I was always told that I had no choice but to use that nasty fluoride rinse in school. Every so often (I forget the exact intervals), dental assistants would wheel in a cart full of little paper cups filled with this disgusting liquid—usually pink, and purported to be bubblegum flavour. I gagged nearly every time, but my parents insisted on having it done, so I never got the waiver.
I also had to have a similar experience at the dentist's office, where they would give me the choice of equally noxious false flavours (root beer, chocolate, strawberry, bile, etc.), formed as a paste and squeezed into roughly jaw-shaped foam trays that were then crammed into my mouth and left for what seemed like an eternity. I suspect it was about ten minutes.
Flash forward to my adult years, featuring full-on tooth sensitivity, often to the extent that the pain would keep me up at night. At the time, it was explained away with things like receding gums that exposed the porous surfaces normally hidden by flesh. I was prescribed the use of Sensodyne and a brush-on fluoride treatment, followed by frequent use of Oral-B Fluorinse. This seemed to stem the pain over the short term, but it was never a permanent solution. In fact, for a spell, it even got a little worse.
Flash forward yet again to the advent of YouTube and sundry conspiracy theory videos. What turned up there was this particularly interesting video about the fluoride cover up, particularly in the U.S.:
Now, to be fair I was researching fluoride for my daughter, who had developed a little cavity in her front tooth. The dentist we saw nonchalantly stated that it was quite common in our area “because there's no fluoride in the water.”
What I discovered was deeply disturbing. You see, what that film unveiled was that there's absolutely no clinical evidence whatsoever to support the use of fluoride in the prevention of tooth decay. It's an assumption from the 1950's, paid for by large industrial giants who needed a way to legally dispose of their waste products. Waste products like Sodium Fluoride.
What has turned up in the scientific record is the DANGERS associated with fluoride use. You'll notice on your tube of toothpaste that there's a warning on the back: swallowing anything more than the normal amount of their product warrants a call to the poison control centre. The “normal” amount, incidentally, isn't the swath of goop most people put on their toothbrush. It is, in fact, only a pea-sized amount.
Now, consider this for a moment. If swallowing a pea-sized amount of toothpaste warrants a call to Poison Control, what would be warranted by the daily consumption of this substance in drinking water? And this is what we're supposed to be happily feeding to ourselves and our children in order to prevent tooth decay?
One more reality check on the usage of fluoride: Not only is there no evidence of its inherent value as an additive in routine topical use, but there's even less evidence to suggest that it makes any difference at all in systemic (i.e. drinking water) use. In fact, the systemic use has proven to have far more dangerous associations with digestive problems, and even more evidence of serious mental degeneration.

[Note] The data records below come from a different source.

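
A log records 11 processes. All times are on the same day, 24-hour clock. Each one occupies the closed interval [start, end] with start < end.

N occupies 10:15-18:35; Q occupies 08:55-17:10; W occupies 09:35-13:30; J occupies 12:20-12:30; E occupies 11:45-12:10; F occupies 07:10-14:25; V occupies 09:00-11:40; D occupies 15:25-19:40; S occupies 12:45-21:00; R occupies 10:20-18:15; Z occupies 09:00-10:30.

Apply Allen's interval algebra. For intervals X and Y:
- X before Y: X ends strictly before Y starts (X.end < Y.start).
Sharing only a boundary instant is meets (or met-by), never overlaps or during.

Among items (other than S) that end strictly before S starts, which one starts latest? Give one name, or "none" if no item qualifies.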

Curious that its use in drinking water systems is encouraged by governments when it's well-documented that the effect on the brain reduces things like independent thinking or the ability to make decisions for oneself, but does make those affected considerably more open to direct suggestion.
More curious still is the fact that countries that have never adopted any fluoridation policy whatsoever have far lower incidents of tooth decay among children and adults. Could it be that the degenerative dental condition called “fluoridosis” might have something to do with higher decay rates in North America? Could it be that tooth decay rates are actually caused by a highly acidic, highly sugarred juvenile diet?
It's no coincidence, I think, that North America suffers an obesity problem, an epidemic of ADHD, another epidemic of juvenile diabetes, and a further epidemic of childhood tooth decay despite widespread use of fluoride as a supposed preventative. It's all about the diet, and that's where we need to take a serious look at our strategy, and our openness to suggestion, when it comes to being told what's good for us.
If you have the option, get rid of your fluoride toothpaste and stick with something less poluted. And if your local government has given you no choice but to have fluoride in your drinking water, install a filter to get rid of it. Or better yet, lobby to stop the practice, because there's no need for you to be poisoning yourself or your children for the sake of a prevention strategy that has no basis or support in the real world of scientific evaluation.